Sementara itu H Djumhur Gofur Ketua Gerakan Hejo Kabupaten Karawang yang ditemani sekertarisnya Teguh Adha P, kala digelar sesi “curhat” di raker ini, mengapresiasi kegiatan pembagian bibit ikan air tawar. “Bedanya, kami di Karawang hari ini setelah mengetahui program pembagian ikan, Pak Sekda di daerah kami justru tergerak akan melakukan hal yang sama bagi pembudidaya ikan di daerah kami,” papar Djumhur yang disambut antusias oleh puluhan anggota Gerakan Hejo lainnya – “Jadinya kami tak harus ambil bibit ikan dari Bandung.”

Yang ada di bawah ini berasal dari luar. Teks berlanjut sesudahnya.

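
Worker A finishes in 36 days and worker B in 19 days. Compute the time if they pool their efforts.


Rate of A = 1/36 per day
Rate of B = 1/19 per day
Combined rate = 1/36 + 1/19 = 55/684 ≈ 0.0804 per day
Days = 1 / combined rate = 684/55
≈ 12.44 days

12.44 days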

“Contoh untuk kasus Pak H Djumhur, patut ditiru ia mampu berakselerasi baik bersama pimpinan daerah setempat. Ini kebalikannya, ada beberapa pimpinan daerah yang kurang respon, malah,” jelas Eka sambil memberi pernyataan lanjutan – “Urusan saya itu untuk nyintreukbupati dan walikota yang bandel, teu nyaah ka lingkungan dan rakyat.”
Permen 39 KLH.
Salah satu pembudidaya ikan asal Kabupaten Tasikmalaya, dari Desa Ciawang Kecamatan Leuwisari, Wahyu Setiawan merasa gembira dengan program pembagian benih ikan ini.”Program seperti ini yang ditunggu pembudidaya di lapangan. Bibit yang bagus memang dari pemerintah. Ini karena bersertifikat dan lolos uji.”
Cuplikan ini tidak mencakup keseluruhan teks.